Barry Callaghan’s 1995 short story collection A Kiss is Still a Kiss is one of those books that starts out with extraordinary potential but then goes rapidly downhill with each successive piece. The stories here, often taking their names from song lyrics or titles, are unified by the reoccurring use of song, often chimed out by characters in a way that’s meant to elucidate broader themes or metaphors. But these gimmicks also speak to the overarching problem with the collection as a whole: these tales are meant to be read as gritty and hardscrabble but are often undermined by bursts of cheap sentimentality that ring out like a chintzy song sung out of hand.
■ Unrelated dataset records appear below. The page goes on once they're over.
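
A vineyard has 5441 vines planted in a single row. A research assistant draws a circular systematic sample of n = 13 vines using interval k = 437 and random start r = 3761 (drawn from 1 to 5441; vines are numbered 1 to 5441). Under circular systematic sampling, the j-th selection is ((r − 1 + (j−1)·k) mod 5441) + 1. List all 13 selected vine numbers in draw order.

3761, 4198, 4635, 5072, 68, 505, 942, 1379, 1816, 2253, 2690, 3127, 3564

Selection 1: 3761
Selection 2: 3761 + 437 = 4198
Selection 3: 4198 + 437 = 4635
Selection 4: 4635 + 437 = 5072
Selection 5: 5072 + 437 = 5509 → 5509 − 5441 = 68
Selection 6: 68 + 437 = 505
Selection 7: 505 + 437 = 942
Selection 8: 942 + 437 = 1379
Selection 9: 1379 + 437 = 1816
Selection 10: 1816 + 437 = 2253
Selection 11: 2253 + 437 = 2690
Selection 12: 2690 + 437 = 3127
Selection 13: 3127 + 437 = 3564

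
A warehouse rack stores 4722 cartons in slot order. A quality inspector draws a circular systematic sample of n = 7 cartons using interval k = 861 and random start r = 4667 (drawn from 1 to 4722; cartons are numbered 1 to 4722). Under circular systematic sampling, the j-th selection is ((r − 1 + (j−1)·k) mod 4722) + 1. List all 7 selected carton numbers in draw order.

Selection 1: 4667
Selection 2: 4667 + 861 = 5528 → 5528 − 4722 = 806
Selection 3: 806 + 861 = 1667
Selection 4: 1667 + 861 = 2528
Selection 5: 2528 + 861 = 3389
Selection 6: 3389 + 861 = 4250
Selection 7: 4250 + 861 = 5111 → 5111 − 4722 = 389

4667, 806, 1667, 2528, 3389, 4250, 389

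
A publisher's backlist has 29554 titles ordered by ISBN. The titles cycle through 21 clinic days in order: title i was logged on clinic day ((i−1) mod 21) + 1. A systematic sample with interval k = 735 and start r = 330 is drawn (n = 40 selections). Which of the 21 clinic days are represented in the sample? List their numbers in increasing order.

15

Consecutive selections differ by k = 735, so their clinic day numbers differ by 735 mod 21 = 0.
gcd(735, 21) = 21, so the sample visits 21/21 = 1 distinct residues mod 21.
Start 330 is clinic day 15; the clinic days hit are 15.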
The best story in the collection is obviously the first one, “Because Y is a Crooked Letter.” Here, Callaghan tells the tale of a privileged, artsy couple (he’s a poet; she’s a sculptor) who has their tony Toronto home broken into and ransacked. The violation is brutal and permanent: priceless artifacts from their lives together have been destroyed, and the couple tries to piece together why they were made victims in such a horrendous and random way. It’s a story about the meaning we infuse into our material objects and what happens when those objects are brutalized or destroyed. It’s a story that balances its metaphors quite well, even though it races to an improbable conclusion.
The rest of the stories are not as lucky. Callaghan is aiming for pathos in tale after tale, but he lacks the skill to avoid the puddles of clichĂ© that stand in his path. He gives us drug addicts, a mother and son in mourning, a corrupt but lovable politician, gay men reaching out for connection – but cannot take these short story standards and turn them into something fresh. Too many of these pieces are overcome with their own nostalgia and sappiness, which come off as incongruous with the hard-edged plots that give the stories their structures. Even the titles themselves drip with syrup: “Everybody Wants to Go to Heaven”, “Never’s Just the Echo of Forever”, “Mellow Yellow” and (I kid you not) “Buddies in Bad Times.” I’m sure a more intrepid reviewer than I could track down the songs where each of these titles originates and then comment on them, but I just didn’t care enough about the short stories themselves to do that.